NIOBE: mostra é tomada de consciência
Niobe Xandó, paulista de Campos Novos do Paranapanema, autodidata, artista ligada em sua primeira fase à nossa imaginária, expõe 3 telas religiosas/populares na mostrado Paço das Artes.
– “São meus Santo Onofre, Cosme e Damião e São Lázaro”, pintados com sua técnica pura e cores ingênuas, lembrando o Volpi, “do quarenta”.
– A inciativa de Lourdes Cedram – diz ela – é importante; não me lembro de exposição desse gênero no Brasil. Ainda mais numa época em que a religião é algo íntimo e pessoal que transcende e até confunde cada um. Por isso é do interesse essa mostra, que justamente faz o público tomar consciência, discutir os problemas dos artistas, gente sensível que, no íntimo, procura uma palavra de ajuda para as suas inquietações.
Niobe confessa:
– De minha parte, deixei a arte dos santos, ou santeira, há muito santos. De santos, passei a outro estilo, outras formas, outra maneira de sentir. Mas, os santos, nunca me abandonaram e sempre desejo voltar a pintá-los. A sensação de textura e amizade que sinto pelos homens sofredores do campo, por exemplo, é que me levou a pintar santos, no início de minha carreira. Minha arte atual, contudo, é mais ligada à pesquisa e à simbologia das palavras.

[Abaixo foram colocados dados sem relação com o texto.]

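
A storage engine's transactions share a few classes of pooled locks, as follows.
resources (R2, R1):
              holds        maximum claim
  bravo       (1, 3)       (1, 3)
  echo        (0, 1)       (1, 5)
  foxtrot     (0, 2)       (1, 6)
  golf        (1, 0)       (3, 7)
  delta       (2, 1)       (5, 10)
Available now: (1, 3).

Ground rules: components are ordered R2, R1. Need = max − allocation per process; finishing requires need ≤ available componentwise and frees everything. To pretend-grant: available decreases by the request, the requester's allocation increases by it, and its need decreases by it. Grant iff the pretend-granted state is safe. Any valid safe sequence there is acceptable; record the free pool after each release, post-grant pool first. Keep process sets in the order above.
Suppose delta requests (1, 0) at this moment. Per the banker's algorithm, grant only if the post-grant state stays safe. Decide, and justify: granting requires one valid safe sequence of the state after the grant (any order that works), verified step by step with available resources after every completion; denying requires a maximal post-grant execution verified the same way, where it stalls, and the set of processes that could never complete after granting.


DENY: after the grant no complete ordering would exist.
Key observation: even finishing bravo, echo, foxtrot leaves just (1, 9) free — too little R2 for any of the remaining processes.
After a pretend grant, a maximal execution: bravo, echo, foxtrot — then nothing else fits. Walking it through:
  pool = (0, 3)
  run bravo (needs (0, 0), free (0, 3)); after release of (1, 3) the pool is (1, 6)
  run echo (needs (1, 4), free (1, 6)); after release of (0, 1) the pool is (1, 7)
  run foxtrot (needs (1, 4), free (1, 7)); after release of (0, 2) the pool is (1, 9)
  blocked: golf wants (2, 7), pool (1, 9) — not enough R2
  blocked: delta wants (2, 9), pool (1, 9) — not enough R2
Processes that could never finish after the grant: golf and delta.


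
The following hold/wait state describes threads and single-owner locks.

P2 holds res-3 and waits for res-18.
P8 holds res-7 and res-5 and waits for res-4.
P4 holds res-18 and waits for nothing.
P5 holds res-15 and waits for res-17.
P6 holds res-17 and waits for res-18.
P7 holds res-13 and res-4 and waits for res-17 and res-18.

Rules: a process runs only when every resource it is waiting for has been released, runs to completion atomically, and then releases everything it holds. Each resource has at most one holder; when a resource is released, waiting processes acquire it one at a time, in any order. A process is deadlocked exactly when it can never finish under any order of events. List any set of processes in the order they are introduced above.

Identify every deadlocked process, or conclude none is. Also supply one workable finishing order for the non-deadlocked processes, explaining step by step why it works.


No process is deadlocked.
Key observation: there is no circular wait here — follow any chain and it reaches a process that is free to run now.
A valid finishing order for the others: P4, P6, P7, P2, P5, P8.
Walking it through:
  P4: no waits; runs immediately, freeing res-18
  P6 waits on res-18 — all released -> runs and releases res-17
  P7 waits on res-17 and res-18 — all released -> runs and releases res-13 and res-4
  P2 waits on res-18 — all released -> runs and releases res-3
  P5 waits on res-17 — all released -> runs and releases res-15
  P8 waits on res-4 — all released -> runs and releases res-7 and res-5


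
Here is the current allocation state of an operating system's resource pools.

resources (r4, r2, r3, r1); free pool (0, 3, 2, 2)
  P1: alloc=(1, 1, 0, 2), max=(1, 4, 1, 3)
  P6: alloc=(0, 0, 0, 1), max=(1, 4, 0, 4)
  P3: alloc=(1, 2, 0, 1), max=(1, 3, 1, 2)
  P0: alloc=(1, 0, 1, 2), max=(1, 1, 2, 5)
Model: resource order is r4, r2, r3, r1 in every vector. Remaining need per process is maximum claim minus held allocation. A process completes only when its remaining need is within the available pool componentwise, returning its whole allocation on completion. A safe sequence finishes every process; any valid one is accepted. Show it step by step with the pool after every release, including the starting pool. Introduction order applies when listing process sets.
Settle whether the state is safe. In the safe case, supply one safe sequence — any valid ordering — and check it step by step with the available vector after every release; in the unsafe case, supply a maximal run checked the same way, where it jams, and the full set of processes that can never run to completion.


SAFE — a valid safe sequence is P1, P0, P6, P3.
Key observation: reading the order forward, P1 is the first process whose need (0, 3, 1, 1) meets the free pool (0, 3, 2, 2) exactly on a resource it requests.
Verifying each step:
  pool = (0, 3, 2, 2)
  P1 needs (0, 3, 1, 1) <= (0, 3, 2, 2) -> finishes; pool += (1, 1, 0, 2) = (1, 4, 2, 4)
  P0 needs (0, 1, 1, 3) <= (1, 4, 2, 4) -> finishes; pool += (1, 0, 1, 2) = (2, 4, 3, 6)
  P6 needs (1, 4, 0, 3) <= (2, 4, 3, 6) -> finishes; pool += (0, 0, 0, 1) = (2, 4, 3, 7)
  P3 needs (0, 1, 1, 1) <= (2, 4, 3, 7) -> finishes; pool += (1, 2, 0, 1) = (3, 6, 3, 8)


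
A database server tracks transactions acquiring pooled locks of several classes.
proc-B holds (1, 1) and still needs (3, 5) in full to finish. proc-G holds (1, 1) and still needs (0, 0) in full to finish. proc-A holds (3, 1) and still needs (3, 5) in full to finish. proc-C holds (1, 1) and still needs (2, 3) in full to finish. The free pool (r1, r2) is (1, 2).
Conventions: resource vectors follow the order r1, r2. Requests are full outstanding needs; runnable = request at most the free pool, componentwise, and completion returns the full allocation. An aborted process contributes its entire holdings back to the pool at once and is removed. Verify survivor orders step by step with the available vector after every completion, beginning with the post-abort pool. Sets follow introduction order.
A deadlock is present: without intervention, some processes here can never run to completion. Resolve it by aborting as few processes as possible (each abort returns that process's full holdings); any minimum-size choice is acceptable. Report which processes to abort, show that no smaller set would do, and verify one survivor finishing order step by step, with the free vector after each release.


Abort proc-B.
Key observation: proc-A had no path to completion before; after the abort of proc-B ((1, 1) returned), step 3 is where it fits.
Minimality: the empty abort set fails — the state is deadlocked as it stands.
Survivors finish in the order: proc-G, proc-C, proc-A. Walking it through (pool after the aborts first):
  pool = (2, 3)
  run proc-G (needs (0, 0), free (2, 3)); after release of (1, 1) the pool is (3, 4)
  run proc-C (needs (2, 3), free (3, 4)); after release of (1, 1) the pool is (4, 5)
  run proc-A (needs (3, 5), free (4, 5)); after release of (3, 1) the pool is (7, 6)


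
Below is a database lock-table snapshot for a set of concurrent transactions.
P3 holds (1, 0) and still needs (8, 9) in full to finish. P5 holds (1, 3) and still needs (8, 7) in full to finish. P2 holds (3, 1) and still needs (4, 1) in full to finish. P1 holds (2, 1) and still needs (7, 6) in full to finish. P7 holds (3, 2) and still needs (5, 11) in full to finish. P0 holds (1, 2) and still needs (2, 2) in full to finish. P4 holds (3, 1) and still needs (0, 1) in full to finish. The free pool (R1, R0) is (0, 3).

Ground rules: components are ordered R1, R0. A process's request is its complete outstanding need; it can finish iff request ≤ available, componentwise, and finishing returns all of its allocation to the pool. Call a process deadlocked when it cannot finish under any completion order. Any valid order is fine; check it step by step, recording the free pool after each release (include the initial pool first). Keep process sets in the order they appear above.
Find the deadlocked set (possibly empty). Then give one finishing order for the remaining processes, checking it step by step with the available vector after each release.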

A artista, muitas vezes premiada, mas que se recusa a uma participação mais grupal, ou política nas artes, o que a leva a não ter alcançado, até hoje, o renome que sua arte consciente e de alto valor merece, termina:
– Esta exposição do Paço vai despertar muita curiosidade. O que os artistas fazem está nas galerias e museus. Mas, os santeiros não tinham oportunidade de expor numa grande cidade, num centro cultural como este. A oportunidade é única e o nosso público deve ir ver como é bela e rica a arte dos santeiros brasileiros. É uma exposição que traz uma mensagem, da devoção e da fé. E ainda mais, pelo seu sentido didático-cultural, seu âmbito nacional.”